Changing Schools, Changing Citizens, Changing Priorities
“If schools are the neglected forges of our future, they are also the abandoned workshops of our democracy. In attacking not just education, but public education, critics are attacking the very foundation of our democratic civic culture. Public schools are not merely schools for the public, but schools of publicness: institutions where we learn what it means to be a public and start down the road toward common national and civic identity. Forges of our citizenship, they are the bedrock of our democracy. Yet we seem as a nation to want to disown them.”
— BENJAMIN BARBER, A PAssWN FoR Democracy1
American public schools have faced a barrage of attacks in recent years. In part, these attacks are due to heightened expectations from some citizens, business leaders, and policymakers regarding public school performance. They increasingly want to know how American children from different racial and economic backgrounds stack up against one another and against children abroad. They want to know that those children will be prepared to contribute to the workforce and to compete in the global marketplace. As taxpayers, we expect to see our money efficiently spent, and recently some of us have begun to demand returns on our investments reflected in highly performing teachers. Perceiving schools to have fallen short of our expectations, increasing numbers of citizens have relinquished support for traditional public schools. Many have turned instead to supporting private schools or public charter school alternatives, often run by private or for-profit education management organizations.2 At the state level, discouraged political leaders and constituent groups have called for significantly reduced financial support for public schools.3 Across the nation, our will for public schools has substantially decreased, with 27% of citizens giving the nation’s public schools an overall quality rating of D or F.4 All of this leaves the future of our public schools and, as I will argue here, our democracy, in jeopardy.

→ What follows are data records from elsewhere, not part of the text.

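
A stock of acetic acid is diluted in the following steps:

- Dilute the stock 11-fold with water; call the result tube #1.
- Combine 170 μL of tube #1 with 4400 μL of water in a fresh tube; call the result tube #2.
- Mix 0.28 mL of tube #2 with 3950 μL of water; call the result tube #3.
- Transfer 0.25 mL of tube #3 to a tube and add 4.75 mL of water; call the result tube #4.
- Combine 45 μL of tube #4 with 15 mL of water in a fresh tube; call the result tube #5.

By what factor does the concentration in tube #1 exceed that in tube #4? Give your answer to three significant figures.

8.12 × 10^3

Step 1: 11-fold → factor 11
Step 2: 170 μL + 4400 μL = 4570 μL total → factor 4570/170 = 26.882
Step 3: 0.28 mL + 3950 μL = 4.23 mL total → factor 4.23/0.28 = 15.107
Step 4: 0.25 mL + 4.75 mL = 5 mL total → factor 5/0.25 = 20
Dilution factor to tube #1 = 11; to tube #4 = 89345
[tube #1]/[tube #4] = (factor to tube #4)/(factor to tube #1) = 89345/11 = 8.12 × 10^3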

In this book I address a key issue related to many of the frustrations with public schools and deteriorating support for them: accountability. I argue that at heart, the current educational crisis, rather than being about the poor performance of students and teachers or the inefficiency of schools, as we most often hear in media outlets and in education reform speeches, is one about citizen responsibility and political legitimacy. I want to be careful here, for I do not buy into the idea that schools are in a crisis in the way that many critics describe them—as being utter failures, unsalvageable, and the like. Instead, I am honing in here on one particular aspect of crisis that arises from the unique political position of schools at the present moment. I aim to redirect our attention from established conversations about accountability and especially from discourses of school failure, focusing instead on our role as citizens in responding to the struggles of our public schools.
I claim that the recent accountability movement has shifted the onus of curing nearly all societal problems almost exclusively onto schools, but contend that these burdens should not be unidirectional. I make the argument that there is a corresponding responsibility on the part of citizens toward public schools. This includes all citizens, not just those closely tied to schools through our children or employment. And it entails a robust commitment that extends beyond merely supporting public schools through paying taxes, voting for levies, and choosing to send our children to them—important but insufficient efforts already practiced by many citizens individually. The responsibility of citizens includes social and public work, motivated by care for current and future citizens. It entails upholding a commitment to schools as a central institution of democracy—something that not only sustains democracy but also, in its best forms, is democracy in action.